(CNN) -- In signing Argentina's same-sex marriage law, President Cristina Fernández de Kirchner said debate over the issue would be "absolutely anachronistic" -- archaic, out of date -- within a few years.
Striking down California's Proposition 8 two weeks later, Judge Vaughn Walker was more specific, saying there was no evidence for old-fashioned stereotypes that painted gays "as disease vectors or as child molesters who recruit young children into homosexuality."
Banning people from marrying based on sexual orientation, the President Reagan appointee explained, is "irrational."
"Often courts will make decisions that are predictors of what public opinion is going to be a few years from now," said Brian Powell, an Indiana University sociology professor and co-author of the upcoming book, "Counted Out: Same-Sex Relations and Americans' Definitions of Family."
As Walker indicated, attitudes are changing, and waning are concepts that homosexuality harms children, defies biblical teachings or destroys the fabric of society.
"Public attitudes don't change really quickly, but this is one that's changing really, really quickly," Powell said.
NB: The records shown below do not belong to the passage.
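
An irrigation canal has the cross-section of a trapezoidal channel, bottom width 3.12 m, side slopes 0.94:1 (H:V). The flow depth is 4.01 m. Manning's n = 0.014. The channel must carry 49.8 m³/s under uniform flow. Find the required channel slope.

S = 0.00026

With bottom width b = 3.12 m and side slope z = 0.94: A = (b + zy)y = (3.12 + 0.94×4.01)×4.01 = 27.63 m²; P = b + 2y√(1+z²) = 3.12 + 2×4.01×1.372 = 14.13 m.
Hydraulic radius R = A/P = 27.63/14.13 = 1.956 m.
From Manning's equation, S = [nQ / (1 A R^(2/3))]² = [0.014 × 49.8 / (1 × 27.63 × 1.956^(2/3))]² = 0.00026.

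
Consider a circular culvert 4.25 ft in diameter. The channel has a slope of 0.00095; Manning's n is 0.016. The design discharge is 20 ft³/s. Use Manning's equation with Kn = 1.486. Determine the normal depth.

y_n = 2.06 ft

Manning's equation rearranged: A R^(2/3) = nQ / (1.486·√S) = 0.016 × 20 / (1.486 × √0.00095) = 6.987.
At y = 2.37 ft: A R^(2/3) = 8.847 — over.
At y = 1.45 ft: A R^(2/3) = 3.701 — short.
At y = 2.06 ft: A R^(2/3) = 7.004 — matches.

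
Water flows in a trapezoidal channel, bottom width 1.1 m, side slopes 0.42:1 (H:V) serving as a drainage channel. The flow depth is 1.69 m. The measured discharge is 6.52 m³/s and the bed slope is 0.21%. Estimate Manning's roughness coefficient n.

With bottom width b = 1.1 m and side slope z = 0.42: A = (b + zy)y = (1.1 + 0.42×1.69)×1.69 = 3.059 m²; P = b + 2y√(1+z²) = 1.1 + 2×1.69×1.085 = 4.766 m.
Hydraulic radius R = A/P = 3.059/4.766 = 0.6417 m.
Rearranging Manning's equation: n = (1/Q) A R^(2/3) S^(1/2) = (1/6.52) × 3.059 × 0.6417^(2/3) × √0.0021 = 0.016.

n = 0.016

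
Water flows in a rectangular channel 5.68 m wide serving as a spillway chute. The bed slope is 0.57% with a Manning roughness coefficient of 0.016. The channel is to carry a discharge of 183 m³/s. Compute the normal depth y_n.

y_n = 4.67 m

Manning's equation rearranged: A R^(2/3) = nQ / (1·√S) = 0.016 × 183 / (√0.0057) = 38.78.
At y = 5.73 m: A R^(2/3) = 49.91 — high.
At y = 4.1 m: A R^(2/3) = 32.88 — low.
At y = 4.67 m: A R^(2/3) = 38.76 — matches.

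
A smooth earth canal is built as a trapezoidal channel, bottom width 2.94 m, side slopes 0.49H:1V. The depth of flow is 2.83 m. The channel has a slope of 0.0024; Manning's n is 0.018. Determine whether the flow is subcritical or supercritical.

With bottom width b = 2.94 m and side slope z = 0.49: A = (b + zy)y = (2.94 + 0.49×2.83)×2.83 = 12.24 m²; P = b + 2y√(1+z²) = 2.94 + 2×2.83×1.114 = 9.243 m.
Hydraulic radius R = A/P = 12.24/9.243 = 1.325 m.
V = (1/n) R^(2/3) √S = (1/0.018) × 1.325^(2/3) × √0.0024 = 3.283 m/s. Hydraulic depth D_h = A/T = 12.24/5.713 = 2.143 m.
Froude number Fr = V/√(g·D_h) = 3.283/√(9.81×2.143) = 0.716, which is less than 1, so the flow is subcritical.

subcritical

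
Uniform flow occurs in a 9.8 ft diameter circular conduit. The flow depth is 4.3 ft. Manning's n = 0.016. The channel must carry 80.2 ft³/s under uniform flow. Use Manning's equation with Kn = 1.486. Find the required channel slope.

S = 0.00025

For a circular section of diameter D = 9.8 ft at depth y = 4.3 ft, the central angle is θ = 2 arccos(1 − 2y/D) = 2.896 rad. Then A = (D²/8)(θ − sin θ) = 31.85 ft² and P = Dθ/2 = 14.19 ft.
Hydraulic radius R = A/P = 31.85/14.19 = 2.244 ft.
From Manning's equation, S = [nQ / (1.486 A R^(2/3))]² = [0.016 × 80.2 / (1.486 × 31.85 × 2.244^(2/3))]² = 0.00025.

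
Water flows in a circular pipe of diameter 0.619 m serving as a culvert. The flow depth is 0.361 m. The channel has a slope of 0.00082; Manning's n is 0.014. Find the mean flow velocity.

For a circular section of diameter D = 0.619 m at depth y = 0.361 m, the central angle is θ = 2 arccos(1 − 2y/D) = 3.476 rad. Then A = (D²/8)(θ − sin θ) = 0.1822 m² and P = Dθ/2 = 1.076 m.
Hydraulic radius R = A/P = 0.1822/1.076 = 0.1694 m.
From Manning's equation, V = (1/n) R^(2/3) S^(1/2) = (1/0.014) × 0.1694^(2/3) × 0.00082^(1/2) = 0.626 m/s.

V = 0.626 m/s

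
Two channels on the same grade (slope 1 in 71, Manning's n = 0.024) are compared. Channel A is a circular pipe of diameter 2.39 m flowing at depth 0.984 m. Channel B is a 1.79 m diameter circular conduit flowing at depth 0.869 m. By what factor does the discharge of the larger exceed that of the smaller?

1.61

Channel A: For a circular section of diameter D = 2.39 m at depth y = 0.984 m, the central angle is θ = 2 arccos(1 − 2y/D) = 2.787 rad. Then A = (D²/8)(θ − sin θ) = 1.741 m² and P = Dθ/2 = 3.33 m. Hydraulic radius R = A/P = 1.741/3.33 = 0.523 m. Q_A = (1/0.024)·1.741·0.523^(2/3)·√0.01408 = 5.59 m³/s.
Channel B: For a circular section of diameter D = 1.79 m at depth y = 0.869 m, the central angle is θ = 2 arccos(1 − 2y/D) = 3.083 rad. Then A = (D²/8)(θ − sin θ) = 1.212 m² and P = Dθ/2 = 2.76 m. Hydraulic radius R = A/P = 1.212/2.76 = 0.4391 m. Q_B = (1/0.024)·1.212·0.4391^(2/3)·√0.01408 = 3.461 m³/s.
The larger discharge is 5.59 m³/s and the smaller is 3.461 m³/s; the ratio is 1.61.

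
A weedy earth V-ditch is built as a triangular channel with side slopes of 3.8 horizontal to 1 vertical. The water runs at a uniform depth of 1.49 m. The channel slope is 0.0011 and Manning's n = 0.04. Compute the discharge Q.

Q = 5.62 m³/s

For a triangular section with side slope z = 3.8: A = zy² = 3.8×1.49² = 8.436 m²; P = 2y√(1+z²) = 2×1.49×3.929 = 11.71 m.
Hydraulic radius R = A/P = 8.436/11.71 = 0.7205 m.
Manning's equation: Q = (1/n) A R^(2/3) S^(1/2) = (1/0.04) × 8.436 × 0.7205^(2/3) × 0.0011^(1/2) = 5.62 m³/s.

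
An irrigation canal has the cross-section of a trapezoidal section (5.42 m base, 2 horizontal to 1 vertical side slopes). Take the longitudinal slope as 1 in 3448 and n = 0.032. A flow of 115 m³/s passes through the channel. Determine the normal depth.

Manning's equation rearranged: A R^(2/3) = nQ / (1·√S) = 0.032 × 115 / (√0.00029) = 216.1.
Try y = 6.64 m: A R^(2/3) = 288.2 — too large.
Try y = 5.07 m: A R^(2/3) = 157 — too small.
Try y = 5.85 m: A R^(2/3) = 216.2 — close enough.

y_n = 5.85 m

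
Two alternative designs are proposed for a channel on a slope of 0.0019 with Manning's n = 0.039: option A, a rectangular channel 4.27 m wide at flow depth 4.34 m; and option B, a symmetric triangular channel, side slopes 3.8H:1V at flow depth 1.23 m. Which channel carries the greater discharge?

Channel A: Flow area A = b·y = 4.27 × 4.34 = 18.53 m². Wetted perimeter P = b + 2y = 4.27 + 2×4.34 = 12.95 m. Hydraulic radius R = A/P = 18.53/12.95 = 1.431 m. Q_A = (1/0.039)·18.53·1.431^(2/3)·√0.0019 = 26.3 m³/s.
Channel B: For a triangular section with side slope z = 3.8: A = zy² = 3.8×1.23² = 5.749 m²; P = 2y√(1+z²) = 2×1.23×3.929 = 9.666 m. Hydraulic radius R = A/P = 5.749/9.666 = 0.5948 m. Q_B = (1/0.039)·5.749·0.5948^(2/3)·√0.0019 = 4.544 m³/s.
Q_A = 26.3 m³/s vs Q_B = 4.544 m³/s, so channel A carries more.

channel A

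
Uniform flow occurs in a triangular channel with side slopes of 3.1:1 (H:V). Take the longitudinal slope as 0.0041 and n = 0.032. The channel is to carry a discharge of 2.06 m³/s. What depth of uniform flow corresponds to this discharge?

y_n = 0.796 m

Manning's equation rearranged: A R^(2/3) = nQ / (1·√S) = 0.032 × 2.06 / (√0.0041) = 1.029.
Trying y = 0.698 m: A R^(2/3) = 0.7244 — too small.
Trying y = 0.796 m: A R^(2/3) = 1.028 — matches.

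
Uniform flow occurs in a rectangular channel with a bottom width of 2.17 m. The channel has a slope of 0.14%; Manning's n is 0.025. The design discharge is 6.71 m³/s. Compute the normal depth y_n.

y_n = 2.49 m

Manning's equation rearranged: A R^(2/3) = nQ / (1·√S) = 0.025 × 6.71 / (√0.0014) = 4.483.
Try y = 3.15 m: A R^(2/3) = 5.925 — too large.
Try y = 2.15 m: A R^(2/3) = 3.752 — too small.
Try y = 2.49 m: A R^(2/3) = 4.483 — ≈ 4.483.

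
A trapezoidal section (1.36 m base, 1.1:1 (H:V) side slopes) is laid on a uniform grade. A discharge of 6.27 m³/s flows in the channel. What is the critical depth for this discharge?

y_c = 0.989 m

At critical depth, Q² T / (g A³) = 1, i.e. A³/T = Q²/g = 6.27²/9.81 = 4.007.
Trying y = 0.797 m: A³/T = 1.82 — low.
Trying y = 1.25 m: A³/T = 9.722 — high.
Trying y = 0.989 m: A³/T = 4.013 — ≈ 4.007.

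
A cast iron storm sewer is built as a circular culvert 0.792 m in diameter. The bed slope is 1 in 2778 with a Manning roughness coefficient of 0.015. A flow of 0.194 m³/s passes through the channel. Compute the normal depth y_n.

y_n = 0.597 m

Manning's equation rearranged: A R^(2/3) = nQ / (1·√S) = 0.015 × 0.194 / (√0.00036) = 0.1534.
Trying y = 0.428 m: A R^(2/3) = 0.09526 — too small.
Trying y = 0.734 m: A R^(2/3) = 0.1799 — too large.
Trying y = 0.597 m: A R^(2/3) = 0.1535 — close enough.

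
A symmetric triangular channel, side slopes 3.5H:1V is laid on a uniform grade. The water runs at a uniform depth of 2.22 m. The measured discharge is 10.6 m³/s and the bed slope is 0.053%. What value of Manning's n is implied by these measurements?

n = 0.0391

For a triangular section with side slope z = 3.5: A = zy² = 3.5×2.22² = 17.25 m²; P = 2y√(1+z²) = 2×2.22×3.64 = 16.16 m.
Hydraulic radius R = A/P = 17.25/16.16 = 1.067 m.
Rearranging Manning's equation: n = (1/Q) A R^(2/3) S^(1/2) = (1/10.6) × 17.25 × 1.067^(2/3) × √0.00053 = 0.0391.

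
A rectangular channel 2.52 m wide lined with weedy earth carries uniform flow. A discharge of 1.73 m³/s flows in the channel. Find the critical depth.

y_c = 0.364 m

For a rectangular channel, critical depth y_c = (q²/g)^(1/3) where q = Q/b = 1.73/2.52 = 0.6865 m²/s.
So y_c = (0.6865²/9.81)^(1/3) = 0.364 m.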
The trend is similar abroad, especially among younger people, said Suzanne Goldberg, a Columbia University law professor who heads the Center for Gender and Sexuality Law. The center has handled asylum cases for gay people fleeing persecution in countries including Jamaica, Brazil, Uzbekistan and Ivory Coast.
Research indicates younger people are beginning to see sexual orientation as "benign variation, so that the differences between gay and nongay couples are simply not so interesting," Goldberg said in an e-mail.